As reported by Americans United, thirty-three religious right churches endorsed Republican politicians from the pulpit on Sunday. This event was planned and orchestrated by the Alliance Defense Fund, a religious right legal group, which hopes to use it as a test case to have laws against church politicking declared unconstitutional.
Let’s emphasize at the outset something that religious-right spokesmen, in the coming weeks, will be working their hardest to deceive everyone about. There are no laws forbidding churches from endorsing political candidates. What we do have are laws forbidding churches from endorsing candidates if they want to retain their tax exemption.
This is not a unique and onerous burden placed only on religious groups; rather, it is the same generally applicable law that applies to all bona fide non-profit organizations. In exchange for the privilege of tax exemption, such groups are expected to abstain from explicitly partisan political activity. The churches that endorsed candidates are not protesting an unjust law designed to oppress them. Rather, they are arrogantly and greedily trying to have their cake and eat it too. They want the privilege of tax exemption without having to play by the rules that apply to tax-exempt groups.

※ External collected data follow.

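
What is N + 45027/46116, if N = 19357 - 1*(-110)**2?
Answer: 37189871/5124 ≈ 7258.0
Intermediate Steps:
N = 7257 (N = 19357 - 1*12100 = 19357 - 12100 = 7257)
N + 45027/46116 = 7257 + 45027/46116 = 7257 + 45027*(1/46116) = 7257 + 5003/5124 = 37189871/5124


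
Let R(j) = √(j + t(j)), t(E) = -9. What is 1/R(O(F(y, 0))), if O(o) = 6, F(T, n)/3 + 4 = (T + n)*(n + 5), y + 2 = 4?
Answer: -I*√3/3 ≈ -0.57735*I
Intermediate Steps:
y = 2 (y = -2 + 4 = 2)
F(T, n) = -12 + 3*(5 + n)*(T + n) (F(T, n) = -12 + 3*((T + n)*(n + 5)) = -12 + 3*((T + n)*(5 + n)) = -12 + 3*((5 + n)*(T + n)) = -12 + 3*(5 + n)*(T + n))
R(j) = √(-9 + j) (R(j) = √(j - 9) = √(-9 + j))
1/R(O(F(y, 0))) = 1/(√(-9 + 6)) = 1/(√(-3)) = 1/(I*√3) = -I*√3/3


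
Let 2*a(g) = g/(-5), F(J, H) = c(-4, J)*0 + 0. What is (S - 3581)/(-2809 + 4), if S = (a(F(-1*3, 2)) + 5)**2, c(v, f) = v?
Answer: 3556/2805 ≈ 1.2677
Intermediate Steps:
F(J, H) = 0 (F(J, H) = -4*0 + 0 = 0 + 0 = 0)
a(g) = -g/10 (a(g) = (g/(-5))/2 = (g*(-1/5))/2 = (-g/5)/2 = -g/10)
S = 25 (S = (-1/10*0 + 5)**2 = (0 + 5)**2 = 5**2 = 25)
(S - 3581)/(-2809 + 4) = (25 - 3581)/(-2809 + 4) = -3556/(-2805) = -3556*(-1/2805) = 3556/2805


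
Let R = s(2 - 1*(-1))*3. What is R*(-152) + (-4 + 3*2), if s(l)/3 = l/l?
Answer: -1366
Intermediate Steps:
s(l) = 3 (s(l) = 3*(l/l) = 3*1 = 3)
R = 9 (R = 3*3 = 9)
R*(-152) + (-4 + 3*2) = 9*(-152) + (-4 + 3*2) = -1368 + (-4 + 6) = -1368 + 2 = -1366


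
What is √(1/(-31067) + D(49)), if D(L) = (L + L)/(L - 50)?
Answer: I*√94585562989/31067 ≈ 9.8995*I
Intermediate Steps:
D(L) = 2*L/(-50 + L) (D(L) = (2*L)/(-50 + L) = 2*L/(-50 + L))
√(1/(-31067) + D(49)) = √(1/(-31067) + 2*49/(-50 + 49)) = √(-1/31067 + 2*49/(-1)) = √(-1/31067 + 2*49*(-1)) = √(-1/31067 - 98) = √(-3044567/31067) = I*√94585562989/31067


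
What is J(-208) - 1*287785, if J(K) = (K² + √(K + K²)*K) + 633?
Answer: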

In reality, the ban on church politicking is little more than a formality. The IRS code permits discussion of “issues”, which means that even churches that obey the letter of the law can very easily convey to their followers which candidate they are expected to vote for. I have little doubt that most of these churches’ members were already planning to vote for John McCain. After all, white evangelicals are one of the most consistently Republican voting blocs in the country. But this latest stunt is a demonstration that they don’t feel themselves obligated to obey even the minimal restrictions set by the law.
Although the IRS has in the past been cautious to sanction violators, a sign of the undue respect paid to religion in this country, we can hope that they’ll recognize this deliberate attempt to undermine their authority for what it is and take appropriate action. This is likely to be an expensive and embarrassing lesson for these churches in the meaning of the First Amendment – and, hopefully, a disincentive for others to listen to schemers like the Alliance Defense Fund in the future. Given America’s financial chaos and the budget deficits that are certain to result, the taxes that I hope these churches will soon be paying are much-needed. That money can be put to more appropriate use, like funding public schools or repairing our decaying infrastructure, rather than supporting wasteful sectarianism.